= Conjoint =

Defunct medical degree in England

The conjoint was a basic medical qualification in the United Kingdom administered by the United Examining Board. It is now no longer awarded. The Conjoint Board was superseded in 1994 by the United Examining Board, which lost its permission to hold qualifying medical examinations after 1999.

Medical education at the London Teaching Hospitals began centuries before there was a university in London to award medical degrees. Those who had taken BAs at Oxford or Cambridge, or occasionally started their pre-clinical education at universities further afield, could return there to take medical examinations, but it was open to most to take the examinations of the London medical corporations.

As the early 19th century law restricting medical employment in the British military to those who had qualifications in both medicine and surgery was taken to require diplomas from different organisations, it became customary to take both the Licence of the Society of Apothecaries (LSA) and the Membership of the Royal College of Surgeons of England (MRCS).

These corporations diverged: the Society of Apothecaries added surgery to their examination, to grant a Licence in Medicine and Surgery (LMSSA) as a complete qualification. The surgeons then teamed up with the Royal College of Physicians of London who paired their Licentiate diploma (LRCP) with the MRCS to create the English Conjoint Diploma in 1884.

The London LRCP had previously been a means for Bachelors or licentiates in medicine from Oxford and Cambridge (and a few MDs from elsewhere) to qualify to practise in London as physicians (i.e. internal medicine specialists, as distinct from surgeons or apothecaries). The old LRCP also allowed the holder by custom to be addressed as "doctor" without holding a university doctorate: this privilege became generalised in the 19th century to all licentiates and Bachelors of Medicine.

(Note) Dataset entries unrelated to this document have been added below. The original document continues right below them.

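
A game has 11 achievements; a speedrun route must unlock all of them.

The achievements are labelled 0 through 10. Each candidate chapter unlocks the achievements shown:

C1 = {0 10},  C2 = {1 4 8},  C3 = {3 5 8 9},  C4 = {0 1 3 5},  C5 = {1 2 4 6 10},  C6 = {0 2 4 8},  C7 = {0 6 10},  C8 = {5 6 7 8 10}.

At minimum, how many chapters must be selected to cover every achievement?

Take {C3, C5, C6, C8}. Their union is {0, 1, 2, 3, 4, 5, 6, 7, 8, 9, 10}, which is all 11 achievements.
No 3 of the 8 chapters cover everything (all 56 combinations miss at least one achievement), so 4 is optimal.

4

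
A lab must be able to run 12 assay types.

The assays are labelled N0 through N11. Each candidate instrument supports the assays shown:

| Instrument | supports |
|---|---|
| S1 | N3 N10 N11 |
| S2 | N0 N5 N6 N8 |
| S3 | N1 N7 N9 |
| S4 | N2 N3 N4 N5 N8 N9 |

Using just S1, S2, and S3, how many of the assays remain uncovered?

2

Union of S1, S2, S3 = {N0, N1, N3, N5, N6, N7, N8, N9, N10, N11}.
Not covered: N2, N4 — 2 assays.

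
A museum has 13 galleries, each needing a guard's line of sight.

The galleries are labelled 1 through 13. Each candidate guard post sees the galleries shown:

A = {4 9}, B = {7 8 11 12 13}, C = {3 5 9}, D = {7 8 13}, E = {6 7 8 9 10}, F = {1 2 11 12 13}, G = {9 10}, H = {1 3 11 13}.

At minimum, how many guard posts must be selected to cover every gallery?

Take {A, C, E, F}. Their union is {1, 2, 3, 4, 5, 6, 7, 8, 9, 10, 11, 12, 13}, which is all 13 galleries.
Only A contains 4, so A is forced; the remaining 11 galleries need at least 3 more guard posts (each remaining guard post adds at most 5) — so at least 4 guard posts are needed, and 4 is optimal.

4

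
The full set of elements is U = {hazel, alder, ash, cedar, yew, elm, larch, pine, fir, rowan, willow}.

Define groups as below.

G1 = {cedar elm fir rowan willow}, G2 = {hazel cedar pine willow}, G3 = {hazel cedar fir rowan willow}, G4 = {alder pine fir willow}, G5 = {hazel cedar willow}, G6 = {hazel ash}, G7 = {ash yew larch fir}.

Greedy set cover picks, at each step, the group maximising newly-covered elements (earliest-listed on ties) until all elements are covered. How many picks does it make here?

Greedy: pick G1 (covers 5 new) → pick G7 (covers 3 new) → pick G2 (covers 2 new) → pick G4 (covers 1 new). Total picks: 4.

4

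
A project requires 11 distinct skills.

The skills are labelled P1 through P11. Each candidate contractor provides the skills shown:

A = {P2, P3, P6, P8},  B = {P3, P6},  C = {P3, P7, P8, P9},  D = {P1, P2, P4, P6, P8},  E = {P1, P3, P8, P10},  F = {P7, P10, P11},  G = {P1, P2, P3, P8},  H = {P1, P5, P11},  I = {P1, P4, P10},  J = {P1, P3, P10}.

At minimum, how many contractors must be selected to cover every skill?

4

Take {C, D, H, J}. Their union is {P1, P2, P3, P4, P5, P6, P7, P8, P9, P10, P11}, which is all 11 skills.
No 3 of the 10 contractors cover everything (all 120 combinations miss at least one skill), so 4 is optimal.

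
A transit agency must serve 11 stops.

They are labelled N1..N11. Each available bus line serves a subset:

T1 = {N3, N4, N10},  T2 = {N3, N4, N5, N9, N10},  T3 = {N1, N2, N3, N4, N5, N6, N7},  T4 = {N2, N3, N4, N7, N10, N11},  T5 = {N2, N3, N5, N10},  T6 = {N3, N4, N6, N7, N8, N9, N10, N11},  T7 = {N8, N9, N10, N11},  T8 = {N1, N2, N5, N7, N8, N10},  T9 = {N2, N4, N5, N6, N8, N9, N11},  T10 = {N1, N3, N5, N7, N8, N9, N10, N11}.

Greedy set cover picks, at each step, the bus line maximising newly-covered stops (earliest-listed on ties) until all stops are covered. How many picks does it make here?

Greedy: pick T6 (covers 8 new) → pick T3 (covers 3 new). Total picks: 2.

2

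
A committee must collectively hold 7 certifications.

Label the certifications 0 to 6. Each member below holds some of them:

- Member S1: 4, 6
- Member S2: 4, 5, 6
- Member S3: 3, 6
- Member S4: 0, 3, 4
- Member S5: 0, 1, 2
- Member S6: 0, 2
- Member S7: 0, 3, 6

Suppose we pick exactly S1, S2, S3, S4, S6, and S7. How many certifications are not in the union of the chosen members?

Union of S1, S2, S3, S4, S6, S7 = {0, 2, 3, 4, 5, 6}.
Not covered: 1 — 1 certification.

1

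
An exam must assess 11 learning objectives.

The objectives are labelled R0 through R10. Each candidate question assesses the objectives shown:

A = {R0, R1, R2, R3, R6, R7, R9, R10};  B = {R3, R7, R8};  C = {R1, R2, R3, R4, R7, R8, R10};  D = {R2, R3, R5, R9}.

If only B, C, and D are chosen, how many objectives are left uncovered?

2

Union of B, C, D = {R1, R2, R3, R4, R5, R7, R8, R9, R10}.
Not covered: R0, R6 — 2 objectives.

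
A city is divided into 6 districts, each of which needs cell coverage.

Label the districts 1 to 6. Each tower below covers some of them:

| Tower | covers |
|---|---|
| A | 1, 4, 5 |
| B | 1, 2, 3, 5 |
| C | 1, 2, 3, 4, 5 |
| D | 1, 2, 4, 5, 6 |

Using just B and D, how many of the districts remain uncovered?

Union of B, D = {1, 2, 3, 4, 5, 6} — that's every district, so 0 are uncovered.

0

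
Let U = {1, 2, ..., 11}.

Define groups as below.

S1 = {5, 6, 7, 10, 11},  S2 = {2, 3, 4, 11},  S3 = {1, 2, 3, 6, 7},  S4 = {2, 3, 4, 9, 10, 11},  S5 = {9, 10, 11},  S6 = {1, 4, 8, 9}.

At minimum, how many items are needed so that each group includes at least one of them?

2

The 2 items {1, 11} hit every group.
The groups S3, S5 are pairwise disjoint, so any hitting set needs a separate item for each — at least 2. Hence 2 is optimal.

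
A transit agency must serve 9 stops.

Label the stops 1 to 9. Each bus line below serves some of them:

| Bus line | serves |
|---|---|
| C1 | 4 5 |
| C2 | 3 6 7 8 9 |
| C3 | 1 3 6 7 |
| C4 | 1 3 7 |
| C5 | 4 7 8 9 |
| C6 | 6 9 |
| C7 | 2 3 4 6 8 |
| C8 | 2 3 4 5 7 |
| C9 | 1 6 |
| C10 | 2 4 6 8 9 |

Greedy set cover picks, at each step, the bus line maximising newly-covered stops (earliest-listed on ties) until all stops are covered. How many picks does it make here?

Greedy: pick C2 (covers 5 new) → pick C8 (covers 3 new) → pick C3 (covers 1 new). Total picks: 3.

3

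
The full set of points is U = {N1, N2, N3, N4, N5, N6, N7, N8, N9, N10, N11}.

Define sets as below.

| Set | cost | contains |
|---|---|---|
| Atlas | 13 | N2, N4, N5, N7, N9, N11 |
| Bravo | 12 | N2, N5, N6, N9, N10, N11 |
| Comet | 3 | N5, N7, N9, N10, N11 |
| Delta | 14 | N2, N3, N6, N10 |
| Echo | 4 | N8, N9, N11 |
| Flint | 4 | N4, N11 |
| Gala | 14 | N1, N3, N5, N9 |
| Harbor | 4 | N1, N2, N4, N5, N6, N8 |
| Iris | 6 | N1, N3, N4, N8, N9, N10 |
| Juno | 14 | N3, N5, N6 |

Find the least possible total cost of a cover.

Comet, Harbor, Iris together cover every point (Comet ∪ Harbor ∪ Iris = {N1, N2, N3, N4, N5, N6, N7, N8, N9, N10, N11}); total cost 3 + 4 + 6 = 13.
No covering selection has total cost below 13.

13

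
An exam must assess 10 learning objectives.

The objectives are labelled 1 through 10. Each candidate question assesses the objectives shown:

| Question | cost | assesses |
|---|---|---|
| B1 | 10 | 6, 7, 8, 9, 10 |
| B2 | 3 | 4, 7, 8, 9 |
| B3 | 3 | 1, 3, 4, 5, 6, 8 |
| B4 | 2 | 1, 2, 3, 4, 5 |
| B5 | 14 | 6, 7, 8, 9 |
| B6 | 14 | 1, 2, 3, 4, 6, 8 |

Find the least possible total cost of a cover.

12

B1, B4 together cover every objective (B1 ∪ B4 = {1, 2, 3, 4, 5, 6, 7, 8, 9, 10}); total cost 10 + 2 = 12.
The greedy pick B4, B2, B3, B1 costs 18; no covering selection beats 12.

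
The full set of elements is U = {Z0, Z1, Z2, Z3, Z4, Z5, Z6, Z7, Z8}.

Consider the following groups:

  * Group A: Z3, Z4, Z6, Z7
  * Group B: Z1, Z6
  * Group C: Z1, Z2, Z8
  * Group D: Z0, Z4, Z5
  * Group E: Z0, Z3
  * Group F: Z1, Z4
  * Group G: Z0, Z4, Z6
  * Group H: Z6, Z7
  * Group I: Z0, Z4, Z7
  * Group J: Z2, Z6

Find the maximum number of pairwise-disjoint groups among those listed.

3

C, D, H are pairwise disjoint (C={Z1,Z2,Z8}; D={Z0,Z4,Z5}; H={Z6,Z7}).
Every remaining group overlaps one of these, and no 4 of the listed groups are pairwise disjoint, so 3 is the maximum.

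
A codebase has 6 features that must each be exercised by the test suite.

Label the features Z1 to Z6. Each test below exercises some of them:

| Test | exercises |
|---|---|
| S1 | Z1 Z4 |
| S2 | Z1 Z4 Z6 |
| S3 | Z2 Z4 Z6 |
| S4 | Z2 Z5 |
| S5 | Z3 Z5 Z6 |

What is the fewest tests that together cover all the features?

Take {S2, S3, S5}. Their union is {Z1, Z2, Z3, Z4, Z5, Z6}, which is all 6 features.
Only S5 contains Z3, so S5 is forced; the remaining 3 features need at least 2 more tests (each remaining test adds at most 2) — so at least 3 tests are needed, and 3 is optimal.

3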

The nomenclature of the diplomas may have contributed to the nearly-obsolete practice of general practitioners styling themselves as "Physician and Surgeon": previously they were mostly regarded as Apothecaries.

There were also Scottish and Irish conjoint qualifications: the former became known as the Triple Qualification.

In the 19th century, the new University of London Bachelor of Medicine and Bachelor of Surgery degrees were regarded as more academic than the Royal Colleges' diplomas, so many people qualified and started practice with the Conjoint before taking the M.B. and B.S. a year or two later. This paralleled the practice in some European countries of taking a state medical examination separately from or instead of a university degree. In the English provincial cities, some medical schools developed separately from the new Redbrick universities, so the Conjoint diplomas were at first usually taken.

Armed forces officer cadets would be promoted from second lieutenant to lieutenant on qualifying, which included the conjoint qualification. The difference in pay between the times of the two exams would more than pay for the entry fee, and seniority in the officer corps was enhanced by those few months.

The conjoint diploma of the London Royal Colleges (Royal College of Surgeons of England and Royal College of Physicians of London) was more reputable in its day, but after World War II, it was regarded as a practice exam before university finals. It provided a safety net in that medical students unsure whether they would pass or fail would have two chances if they took both.

By far the greatest use of the Conjoint and similar qualifications in recent years was as a means for foreign medical graduates to obtain British qualifications, which eased their problems of obtaining registration and employment in the U.K., and also made it easier to go on to work in third countries.

The scheme of examinations included a notional full set of pre-clinical subjects (anatomy, physiology, pharmacology, pathology, etc.) from which those who had university passes or another final medical qualification would be exempted: but fees might still have to be paid.

The closure of this portal, along with the recent recategorisation of junior doctors from student to worker status for immigration purposes, may hasten the changeover of the National Health Service's dependence from Third World medical graduates to European Union doctors, who may not be asked to submit to further examination.

These subtleties of the British system of medical qualifications were rarely known to patients, who may have been more impressed to see "MB BS MRCS LRCP" on a brass plate than "MD FRCP".